Dans une lettre commune, le président du Conseil européen, Antonio Costa, et la présidente de la Commission européenne, Ursula von der Leyen, ont réaffirmé la solidarité de l’Union européenne avec le Danemark et le Groenland, rappelant que l’intégrité territoriale et la souveraineté sont des principes fondamentaux du droit international. Ils ont également souligné l’importance du dialogue pour résoudre les différends.
L’accord commercial UE-États-Unis, en suspens
L’annonce de Trump a également jeté une ombre sur l’accord commercial conclu entre Bruxelles et Washington l’année dernière, qui attendait sa ratification au Parlement européen. Cet accord prévoyait l’ouverture du marché européen à certains produits américains en échange d’une réduction des droits de douane sur les produits européens.
Source des images, Frédéric Florin / AFP
Manfred Weber, chef du groupe parlementaire du Parti populaire européen, a déclaré que l’approbation de l’accord était désormais compromise en raison des menaces de Trump à l’égard du Groenland. Il a appelé à la suspension des droits de douane de 0 % sur les produits américains.
D’autres groupes politiques au Parlement européen ont également exprimé leur opposition à l’accord, laissant présager un retard indéfini dans sa ratification.
Une menace inquiétante
Par Faisal Islam, rédacteur économique de la BBC
La menace du président américain Donald Trump de contraindre ses alliés occidentaux à ne pas s’opposer à son projet d’acquisition du Groenland, sous peine de nuire à leurs échanges commerciaux avec les États-Unis, est sans précédent. Les menaces économiques inhabituelles et inattendues de la part du président Trump se sont multipliées au cours de l’année écoulée, mais celle-ci les surpasse toutes et nous entraîne dans un territoire surréaliste et extrêmement dangereux.
Il s’agit d’une forme de guerre économique que la Maison Blanche impose à ses alliés les plus proches. Trump attaque ses alliés dans des délais incroyablement brefs et pour une cause qui pourrait potentiellement démanteler l’OTAN et l’alliance occidentale. Cette situation est tellement absurde que les dirigeants européens sont plus déconcertés qu’irrités.
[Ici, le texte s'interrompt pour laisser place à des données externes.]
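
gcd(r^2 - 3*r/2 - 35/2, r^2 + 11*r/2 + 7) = r + 7/2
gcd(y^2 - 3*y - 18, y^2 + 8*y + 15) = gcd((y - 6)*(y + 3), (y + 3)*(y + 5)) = y + 3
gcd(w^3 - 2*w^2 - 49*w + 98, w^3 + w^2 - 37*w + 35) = w + 7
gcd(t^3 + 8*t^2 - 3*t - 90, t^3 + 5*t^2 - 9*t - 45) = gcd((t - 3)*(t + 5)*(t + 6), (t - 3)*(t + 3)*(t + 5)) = t^2 + 2*t - 15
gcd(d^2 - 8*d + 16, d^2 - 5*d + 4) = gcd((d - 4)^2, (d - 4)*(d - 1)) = d - 4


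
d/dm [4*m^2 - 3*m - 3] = 8*m - 3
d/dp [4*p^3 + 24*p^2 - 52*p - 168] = 12*p^2 + 48*p - 52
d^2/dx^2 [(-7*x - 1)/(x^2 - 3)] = 2*(-4*x^2*(7*x + 1) + (21*x + 1)*(x^2 - 3))/(x^2 - 3)^3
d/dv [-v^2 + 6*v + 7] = 6 - 2*v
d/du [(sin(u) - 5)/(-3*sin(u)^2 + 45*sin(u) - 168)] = (sin(u)^2 - 10*sin(u) + 19)*cos(u)/(3*(sin(u)^2 - 15*sin(u) + 56)^2)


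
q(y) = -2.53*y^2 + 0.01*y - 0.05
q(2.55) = -16.48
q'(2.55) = -12.89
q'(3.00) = -15.17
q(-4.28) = -46.44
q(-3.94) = -39.36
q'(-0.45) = 2.29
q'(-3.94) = 19.95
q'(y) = 0.01 - 5.06*y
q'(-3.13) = 15.85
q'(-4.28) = 21.67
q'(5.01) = -25.34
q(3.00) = -22.79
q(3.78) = -36.16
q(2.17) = -11.94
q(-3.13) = -24.87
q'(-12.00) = 60.73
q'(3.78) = -19.12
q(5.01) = -63.50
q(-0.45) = -0.57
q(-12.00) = -364.49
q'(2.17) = -10.97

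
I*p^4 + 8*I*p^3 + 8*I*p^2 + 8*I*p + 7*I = (p + 1)*(p + 7)*(p + I)*(I*p + 1)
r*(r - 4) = r^2 - 4*r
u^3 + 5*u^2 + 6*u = u*(u + 2)*(u + 3)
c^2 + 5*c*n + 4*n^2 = (c + n)*(c + 4*n)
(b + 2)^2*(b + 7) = b^3 + 11*b^2 + 32*b + 28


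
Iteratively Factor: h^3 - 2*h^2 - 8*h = (h)*(h^2 - 2*h - 8) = h*(h + 2)*(h - 4)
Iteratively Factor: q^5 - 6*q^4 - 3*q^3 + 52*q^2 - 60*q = (q - 5)*(q^4 - q^3 - 8*q^2 + 12*q) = (q - 5)*(q - 2)*(q^3 + q^2 - 6*q) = q*(q - 5)*(q - 2)*(q^2 + q - 6) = q*(q - 5)*(q - 2)^2*(q + 3)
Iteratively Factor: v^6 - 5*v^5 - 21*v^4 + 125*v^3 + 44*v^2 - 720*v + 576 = (v + 4)*(v^5 - 9*v^4 + 15*v^3 + 65*v^2 - 216*v + 144) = (v + 3)*(v + 4)*(v^4 - 12*v^3 + 51*v^2 - 88*v + 48) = (v - 3)*(v + 3)*(v + 4)*(v^3 - 9*v^2 + 24*v - 16) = (v - 4)*(v - 3)*(v + 3)*(v + 4)*(v^2 - 5*v + 4) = (v - 4)*(v - 3)*(v - 1)*(v + 3)*(v + 4)*(v - 4)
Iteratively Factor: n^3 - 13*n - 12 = (n + 3)*(n^2 - 3*n - 4) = (n + 1)*(n + 3)*(n - 4)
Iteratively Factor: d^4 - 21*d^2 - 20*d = (d + 1)*(d^3 - d^2 - 20*d) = (d + 1)*(d + 4)*(d^2 - 5*d) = d*(d + 1)*(d + 4)*(d - 5)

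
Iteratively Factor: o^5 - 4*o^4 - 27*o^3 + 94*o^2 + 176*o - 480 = (o - 2)*(o^4 - 2*o^3 - 31*o^2 + 32*o + 240) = (o - 2)*(o + 3)*(o^3 - 5*o^2 - 16*o + 80) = (o - 4)*(o - 2)*(o + 3)*(o^2 - o - 20) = (o - 5)*(o - 4)*(o - 2)*(o + 3)*(o + 4)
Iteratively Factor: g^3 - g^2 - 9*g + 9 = (g - 1)*(g^2 - 9) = (g - 1)*(g + 3)*(g - 3)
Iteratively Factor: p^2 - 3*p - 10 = (p + 2)*(p - 5)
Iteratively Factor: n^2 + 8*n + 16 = (n + 4)*(n + 4)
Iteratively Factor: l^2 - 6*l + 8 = (l - 4)*(l - 2)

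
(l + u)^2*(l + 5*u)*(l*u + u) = l^4*u + 7*l^3*u^2 + l^3*u + 11*l^2*u^3 + 7*l^2*u^2 + 5*l*u^4 + 11*l*u^3 + 5*u^4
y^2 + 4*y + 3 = (y + 1)*(y + 3)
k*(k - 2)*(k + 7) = k^3 + 5*k^2 - 14*k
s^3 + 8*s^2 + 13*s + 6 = (s + 1)^2*(s + 6)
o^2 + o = o*(o + 1)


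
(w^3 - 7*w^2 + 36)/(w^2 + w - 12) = (w^2 - 4*w - 12)/(w + 4)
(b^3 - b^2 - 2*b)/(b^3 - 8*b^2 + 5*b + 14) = b/(b - 7)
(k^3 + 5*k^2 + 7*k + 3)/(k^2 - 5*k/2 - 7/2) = 2*(k^2 + 4*k + 3)/(2*k - 7)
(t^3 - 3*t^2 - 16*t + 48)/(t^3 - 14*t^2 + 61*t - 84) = (t + 4)/(t - 7)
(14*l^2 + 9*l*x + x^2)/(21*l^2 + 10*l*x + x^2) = (2*l + x)/(3*l + x)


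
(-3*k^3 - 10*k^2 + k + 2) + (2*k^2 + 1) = -3*k^3 - 8*k^2 + k + 3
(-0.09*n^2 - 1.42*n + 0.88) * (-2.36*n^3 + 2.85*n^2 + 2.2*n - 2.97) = 0.2124*n^5 + 3.0947*n^4 - 6.3218*n^3 - 0.3487*n^2 + 6.1534*n - 2.6136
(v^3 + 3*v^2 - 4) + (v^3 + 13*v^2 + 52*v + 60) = 2*v^3 + 16*v^2 + 52*v + 56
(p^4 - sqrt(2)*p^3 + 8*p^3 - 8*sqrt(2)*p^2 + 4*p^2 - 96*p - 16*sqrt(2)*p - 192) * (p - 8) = p^5 - sqrt(2)*p^4 - 60*p^3 - 128*p^2 + 48*sqrt(2)*p^2 + 128*sqrt(2)*p + 576*p + 1536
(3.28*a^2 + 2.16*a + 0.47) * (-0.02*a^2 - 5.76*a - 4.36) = -0.0656*a^4 - 18.936*a^3 - 26.7518*a^2 - 12.1248*a - 2.0492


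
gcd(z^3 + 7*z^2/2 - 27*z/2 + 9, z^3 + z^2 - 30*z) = z + 6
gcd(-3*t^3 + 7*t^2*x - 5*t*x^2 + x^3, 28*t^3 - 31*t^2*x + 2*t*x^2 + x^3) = -t + x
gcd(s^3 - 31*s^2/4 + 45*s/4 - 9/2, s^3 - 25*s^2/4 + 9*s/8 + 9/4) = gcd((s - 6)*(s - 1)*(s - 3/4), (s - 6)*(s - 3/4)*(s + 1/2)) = s^2 - 27*s/4 + 9/2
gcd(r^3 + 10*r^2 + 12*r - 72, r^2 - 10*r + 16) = r - 2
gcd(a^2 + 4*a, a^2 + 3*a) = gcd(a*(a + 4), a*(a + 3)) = a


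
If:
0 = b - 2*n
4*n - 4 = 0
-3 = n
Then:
No Solution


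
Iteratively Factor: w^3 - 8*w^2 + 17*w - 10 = (w - 5)*(w^2 - 3*w + 2) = (w - 5)*(w - 1)*(w - 2)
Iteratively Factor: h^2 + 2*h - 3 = (h - 1)*(h + 3)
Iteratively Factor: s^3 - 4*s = (s - 2)*(s^2 + 2*s) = (s - 2)*(s + 2)*(s)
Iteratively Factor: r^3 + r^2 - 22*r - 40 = (r + 4)*(r^2 - 3*r - 10) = (r + 2)*(r + 4)*(r - 5)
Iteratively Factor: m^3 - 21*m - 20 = (m + 1)*(m^2 - m - 20) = (m - 5)*(m + 1)*(m + 4)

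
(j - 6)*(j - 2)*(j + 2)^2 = j^4 - 4*j^3 - 16*j^2 + 16*j + 48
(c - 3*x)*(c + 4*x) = c^2 + c*x - 12*x^2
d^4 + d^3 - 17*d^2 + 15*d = d*(d - 3)*(d - 1)*(d + 5)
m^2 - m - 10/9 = (m - 5/3)*(m + 2/3)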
Personne ne pensait qu’une telle menace, basée sur l’acquisition du territoire d’un allié, deviendrait une réalité. Il est légitime de se demander si Trump bénéficie du soutien des États-Unis, du Congrès et même de sa propre administration pour mener à bien ce projet.
Les pays concernés ont jusqu’à présent réussi à atténuer les dégâts économiques causés par les tensions commerciales. Le Canada, par exemple, a compensé la perte de ses échanges commerciaux avec les États-Unis en augmentant ses échanges avec le reste du monde. Cependant, la logique sous-jacente à la menace de Trump – prendre un territoire à un allié et le contraindre publiquement – est profondément inquiétante.
Comment le monde réagirait-il si la Chine ou la Russie adoptaient une telle attitude envers leurs alliés ? De nombreuses capitales du monde remettront en question le fonctionnement du système décisionnel américain.
Le président Trump se rendra mercredi au Forum économique mondial pour rencontrer les dirigeants des pays qu’il a menacés. Beaucoup espèrent que cette menace sans précédent aura disparu d’ici là.